I didn’t leave that day, though I was one of Emory’s men. Why I stayed behind is another story, but partly it is because I could not leave the refuge of my hatred, the anger I feel toward people who flick men like me away, a crumb off the table. Sometimes I am angry at people everywhere for their stupidity, for their buying into the American way, going after so many products, selfish goals, and made-up desires. Whatever it was, I stayed behind in my cell and watched the others go. The only obligation I really felt was to the Indian, Emory Bear Hands. Wishako Taahne Tliskocho, that was his name, but everyone called him Emory, and he didn’t mind. When I asked him once, he said that when he was born his fists came out looking like bears. He was in for theft, stealing salmon. Guys who knew the history of what had happened to the Indians thought that was good. They said it with a knowing touch of irony. Emory, he didn’t see himself that way.

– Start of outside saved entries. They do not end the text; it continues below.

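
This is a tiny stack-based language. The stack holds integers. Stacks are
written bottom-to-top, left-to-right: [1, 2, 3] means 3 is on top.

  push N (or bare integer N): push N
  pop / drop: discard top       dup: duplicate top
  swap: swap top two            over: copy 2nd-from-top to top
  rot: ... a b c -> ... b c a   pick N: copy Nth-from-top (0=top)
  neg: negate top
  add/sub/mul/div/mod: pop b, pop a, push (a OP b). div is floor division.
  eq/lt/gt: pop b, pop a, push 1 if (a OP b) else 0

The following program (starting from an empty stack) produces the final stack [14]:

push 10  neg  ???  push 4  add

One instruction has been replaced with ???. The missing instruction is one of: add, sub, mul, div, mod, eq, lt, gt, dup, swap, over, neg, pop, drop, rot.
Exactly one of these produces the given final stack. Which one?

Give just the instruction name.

Answer: neg

Derivation:
Stack before ???: [-10]
Stack after ???:  [10]
The instruction that transforms [-10] -> [10] is: neg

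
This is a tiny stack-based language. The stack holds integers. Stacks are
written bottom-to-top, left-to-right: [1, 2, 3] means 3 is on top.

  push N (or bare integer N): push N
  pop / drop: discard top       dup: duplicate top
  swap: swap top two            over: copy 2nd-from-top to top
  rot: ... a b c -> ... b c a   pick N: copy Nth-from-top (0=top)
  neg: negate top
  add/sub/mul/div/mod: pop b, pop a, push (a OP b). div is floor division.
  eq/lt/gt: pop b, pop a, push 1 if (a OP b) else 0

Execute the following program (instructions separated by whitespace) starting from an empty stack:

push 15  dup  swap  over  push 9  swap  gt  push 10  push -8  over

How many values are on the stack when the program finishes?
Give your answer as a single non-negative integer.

Answer: 6

Derivation:
After 'push 15': stack = [15] (depth 1)
After 'dup': stack = [15, 15] (depth 2)
After 'swap': stack = [15, 15] (depth 2)
After 'over': stack = [15, 15, 15] (depth 3)
After 'push 9': stack = [15, 15, 15, 9] (depth 4)
After 'swap': stack = [15, 15, 9, 15] (depth 4)
After 'gt': stack = [15, 15, 0] (depth 3)
After 'push 10': stack = [15, 15, 0, 10] (depth 4)
After 'push -8': stack = [15, 15, 0, 10, -8] (depth 5)
After 'over': stack = [15, 15, 0, 10, -8, 10] (depth 6)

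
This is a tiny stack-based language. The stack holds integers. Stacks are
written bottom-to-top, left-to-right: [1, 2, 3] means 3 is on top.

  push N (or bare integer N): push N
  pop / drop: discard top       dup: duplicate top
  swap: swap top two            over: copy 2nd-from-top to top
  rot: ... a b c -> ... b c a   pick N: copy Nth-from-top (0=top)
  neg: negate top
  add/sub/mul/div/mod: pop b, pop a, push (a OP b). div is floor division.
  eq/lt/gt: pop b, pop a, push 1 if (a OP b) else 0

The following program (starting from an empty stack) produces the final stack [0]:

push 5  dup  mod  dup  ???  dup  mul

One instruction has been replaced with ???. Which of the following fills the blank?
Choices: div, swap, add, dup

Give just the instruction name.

Stack before ???: [0, 0]
Stack after ???:  [0]
Checking each choice:
  div: division by zero
  swap: produces [0, 0]
  add: MATCH
  dup: produces [0, 0, 0]


Answer: add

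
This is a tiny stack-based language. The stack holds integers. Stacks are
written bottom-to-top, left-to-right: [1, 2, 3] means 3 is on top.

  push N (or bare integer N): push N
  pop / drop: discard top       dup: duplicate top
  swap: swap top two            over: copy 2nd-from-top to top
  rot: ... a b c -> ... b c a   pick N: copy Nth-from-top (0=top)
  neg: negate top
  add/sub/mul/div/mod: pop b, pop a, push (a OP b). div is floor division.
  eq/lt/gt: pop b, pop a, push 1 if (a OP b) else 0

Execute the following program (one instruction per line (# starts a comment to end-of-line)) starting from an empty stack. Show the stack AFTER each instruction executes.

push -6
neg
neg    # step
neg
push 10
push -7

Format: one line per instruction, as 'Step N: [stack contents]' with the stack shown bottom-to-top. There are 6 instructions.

Step 1: [-6]
Step 2: [6]
Step 3: [-6]
Step 4: [6]
Step 5: [6, 10]
Step 6: [6, 10, -7]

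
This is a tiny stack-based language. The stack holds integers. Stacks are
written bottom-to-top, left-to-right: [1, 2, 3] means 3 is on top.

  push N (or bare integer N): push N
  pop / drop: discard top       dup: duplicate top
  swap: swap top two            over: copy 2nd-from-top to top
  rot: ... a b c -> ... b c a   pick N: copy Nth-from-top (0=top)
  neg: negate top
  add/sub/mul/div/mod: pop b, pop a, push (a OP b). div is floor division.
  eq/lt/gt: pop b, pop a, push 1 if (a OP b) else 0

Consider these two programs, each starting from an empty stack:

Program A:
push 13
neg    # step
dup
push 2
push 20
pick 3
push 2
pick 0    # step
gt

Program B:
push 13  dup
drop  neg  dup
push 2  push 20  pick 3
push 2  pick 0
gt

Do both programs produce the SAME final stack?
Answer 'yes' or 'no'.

Program A trace:
  After 'push 13': [13]
  After 'neg': [-13]
  After 'dup': [-13, -13]
  After 'push 2': [-13, -13, 2]
  After 'push 20': [-13, -13, 2, 20]
  After 'pick 3': [-13, -13, 2, 20, -13]
  After 'push 2': [-13, -13, 2, 20, -13, 2]
  After 'pick 0': [-13, -13, 2, 20, -13, 2, 2]
  After 'gt': [-13, -13, 2, 20, -13, 0]
Program A final stack: [-13, -13, 2, 20, -13, 0]

Program B trace:
  After 'push 13': [13]
  After 'dup': [13, 13]
  After 'drop': [13]
  After 'neg': [-13]
  After 'dup': [-13, -13]
  After 'push 2': [-13, -13, 2]
  After 'push 20': [-13, -13, 2, 20]
  After 'pick 3': [-13, -13, 2, 20, -13]
  After 'push 2': [-13, -13, 2, 20, -13, 2]
  After 'pick 0': [-13, -13, 2, 20, -13, 2, 2]
  After 'gt': [-13, -13, 2, 20, -13, 0]
Program B final stack: [-13, -13, 2, 20, -13, 0]
Same: yes

Answer: yes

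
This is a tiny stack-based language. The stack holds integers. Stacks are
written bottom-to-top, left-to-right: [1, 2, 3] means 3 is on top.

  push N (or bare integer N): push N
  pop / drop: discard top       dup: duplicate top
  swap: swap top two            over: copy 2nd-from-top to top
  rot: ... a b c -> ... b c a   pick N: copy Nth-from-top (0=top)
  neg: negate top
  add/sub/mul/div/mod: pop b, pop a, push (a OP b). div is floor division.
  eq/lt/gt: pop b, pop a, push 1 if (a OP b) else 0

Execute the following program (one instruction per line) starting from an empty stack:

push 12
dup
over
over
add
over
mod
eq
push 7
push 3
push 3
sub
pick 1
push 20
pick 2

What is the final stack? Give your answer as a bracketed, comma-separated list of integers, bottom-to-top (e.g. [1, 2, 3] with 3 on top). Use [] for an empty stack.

Answer: [12, 0, 7, 0, 7, 20, 0]

Derivation:
After 'push 12': [12]
After 'dup': [12, 12]
After 'over': [12, 12, 12]
After 'over': [12, 12, 12, 12]
After 'add': [12, 12, 24]
After 'over': [12, 12, 24, 12]
After 'mod': [12, 12, 0]
After 'eq': [12, 0]
After 'push 7': [12, 0, 7]
After 'push 3': [12, 0, 7, 3]
After 'push 3': [12, 0, 7, 3, 3]
After 'sub': [12, 0, 7, 0]
After 'pick 1': [12, 0, 7, 0, 7]
After 'push 20': [12, 0, 7, 0, 7, 20]
After 'pick 2': [12, 0, 7, 0, 7, 20, 0]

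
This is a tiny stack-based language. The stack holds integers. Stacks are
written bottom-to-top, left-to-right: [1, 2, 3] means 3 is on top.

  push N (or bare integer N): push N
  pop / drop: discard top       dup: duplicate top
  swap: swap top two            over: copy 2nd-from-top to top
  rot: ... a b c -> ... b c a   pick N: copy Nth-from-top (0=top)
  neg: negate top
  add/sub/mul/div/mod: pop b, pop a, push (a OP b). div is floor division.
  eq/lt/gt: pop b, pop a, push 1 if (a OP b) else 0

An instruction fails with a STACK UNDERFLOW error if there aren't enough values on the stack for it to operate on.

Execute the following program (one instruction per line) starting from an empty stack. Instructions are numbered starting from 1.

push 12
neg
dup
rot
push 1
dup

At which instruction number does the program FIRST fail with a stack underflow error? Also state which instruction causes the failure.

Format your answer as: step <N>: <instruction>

Answer: step 4: rot

Derivation:
Step 1 ('push 12'): stack = [12], depth = 1
Step 2 ('neg'): stack = [-12], depth = 1
Step 3 ('dup'): stack = [-12, -12], depth = 2
Step 4 ('rot'): needs 3 value(s) but depth is 2 — STACK UNDERFLOW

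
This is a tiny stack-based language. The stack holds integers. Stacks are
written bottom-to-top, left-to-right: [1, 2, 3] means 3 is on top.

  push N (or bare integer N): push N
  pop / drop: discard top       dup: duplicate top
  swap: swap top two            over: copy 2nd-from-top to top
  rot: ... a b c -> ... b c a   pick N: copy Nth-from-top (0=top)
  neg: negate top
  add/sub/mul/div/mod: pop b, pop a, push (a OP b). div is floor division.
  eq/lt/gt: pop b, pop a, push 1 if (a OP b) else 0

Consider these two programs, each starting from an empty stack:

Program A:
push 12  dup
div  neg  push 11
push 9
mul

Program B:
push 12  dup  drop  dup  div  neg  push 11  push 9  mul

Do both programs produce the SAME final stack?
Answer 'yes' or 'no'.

Answer: yes

Derivation:
Program A trace:
  After 'push 12': [12]
  After 'dup': [12, 12]
  After 'div': [1]
  After 'neg': [-1]
  After 'push 11': [-1, 11]
  After 'push 9': [-1, 11, 9]
  After 'mul': [-1, 99]
Program A final stack: [-1, 99]

Program B trace:
  After 'push 12': [12]
  After 'dup': [12, 12]
  After 'drop': [12]
  After 'dup': [12, 12]
  After 'div': [1]
  After 'neg': [-1]
  After 'push 11': [-1, 11]
  After 'push 9': [-1, 11, 9]
  After 'mul': [-1, 99]
Program B final stack: [-1, 99]
Same: yes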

I was put in his cell block in 1997 when I went in, a bit of luck, but I want to say I was one of the ones who convinced him to hold the classes, to begin teaching about the animals. Emory told us people running the country didn’t like wild animals. They believed they were always in the way and wanted them killed or put away in zoos, like they put the Indians away on reservations. If animals went on living in the countryside, Emory said, and had a right not to be disturbed, then that meant the land wouldn’t be available to the mining companies and the timber companies. What they wanted, he said, was to get the logs and the ore out and then get the land going again as different kinds of parks, with lots of deer and Canada geese and lots of recreation, sport hunting, and boating.
I’d never heard anything like this, and in the beginning I didn’t listen. Wild animals had nothing to do with my life. Animals were dying all over the place, sure, and for no good reason, but people were also dying the same. I was going with the people. Two things, though, started working on my mind. One time, Emory was speaking to a little group of five or six of us, explaining how animals forgive people. He said this was an amazing thing to him, that no matter how much killing and cruelty animals endured—all the songbirds kids shot, all their homes plowed up for spring planting, being run over by cars—they forgave us. In the early history of people, he said, everyone made mistakes with the animals. They took their fur for clothing, ate their flesh, used their skins to make shelters, used their bones for tools, but back then they didn’t know to say any prayers of gratitude. Now people do—some of them. He said the animals even taught people how to talk, that they gave people language. I didn’t follow that part of the story, but I was familiar with people making mistakes—animals getting killed in oil spills, say And if you looked at it the way Emory did, also their land being taken away by development companies. It caught my interest that Emory believed animals still forgave people. That takes some kind of generosity. I’d wonder, when would such a thing ever end? Would the last animal, eating garbage and living on the last scrap of land, his mate dead, would he still forgive you?